Jera Beah H. Lego: The book points out that there is not enough housing finance available in Asia. Other studies have also pointed out that the mortgage market is small in developing and emerging countries. Why does housing finance remain elusive?

Matthias Helble: Large parts of the population still have limited or no access to financial services. Households that do have access to banking services often don’t know how to use them. Financial inclusion and education are essential. Many commercial banks see housing finance as a risk because they often find it difficult to establish creditworthiness and to foreclose property. Governments have to both ease people’s access to finance and provide an environment that will make commercial banks eager to loan to would-be homeowners.  


Jera Beah H. Lego: To stimulate housing demand, the US uses mortgage interest deduction while the UK uses the Help-to-Buy scheme. Is it correct to say that very little is done to stimulate the rental housing market? Why?

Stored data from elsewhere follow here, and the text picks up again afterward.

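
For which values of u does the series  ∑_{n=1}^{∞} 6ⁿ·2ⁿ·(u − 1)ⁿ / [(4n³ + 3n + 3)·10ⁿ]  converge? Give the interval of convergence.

The ratio of consecutive coefficients is [(4n³ + 3n + 3)/(4(n+1)³ + 3(n+1) + 3)] · 6·2/10 → 6/5.
Convergence for |u − 1| · 6/5 < 1, i.e. |u − 1| < 5/6. So R = 5/6.
When u = 11/6, the series is dominated by a constant times Σ 1/n³, which converges (p = 3 > 1).
When u = 1/6, absolute convergence follows by limit comparison with Σ 1/n³.

[1/6, 11/6]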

Matthias Helble: I would not say that very little is done, just relatively little. In both countries, the mantra of homeownership persists, which has advantages such as encouraging accumulation of a physical asset. However, homeownership is expensive, lowers labor mobility, and comes with risks like over-borrowing. Governments should therefore encourage tenure choices such as co-housing and community land trust.


Jera Beah H. Lego: In the book’s case studies, what is the most common policy for promoting homeownership and the rental market?

Matthias Helble: Many countries have experimented with easing mortgage financing, using either direct cash transfers or indirect subsidies like mortgage interest rate reduction. However, mortgage interest reduction in the US shows that a policy aimed at low-income groups can benefit high-income earners instead. In Japan and the UK, the rental market was stimulated by providing public rental housing. Another policy is providing subsidies to suppliers of new housing, as in the case in India.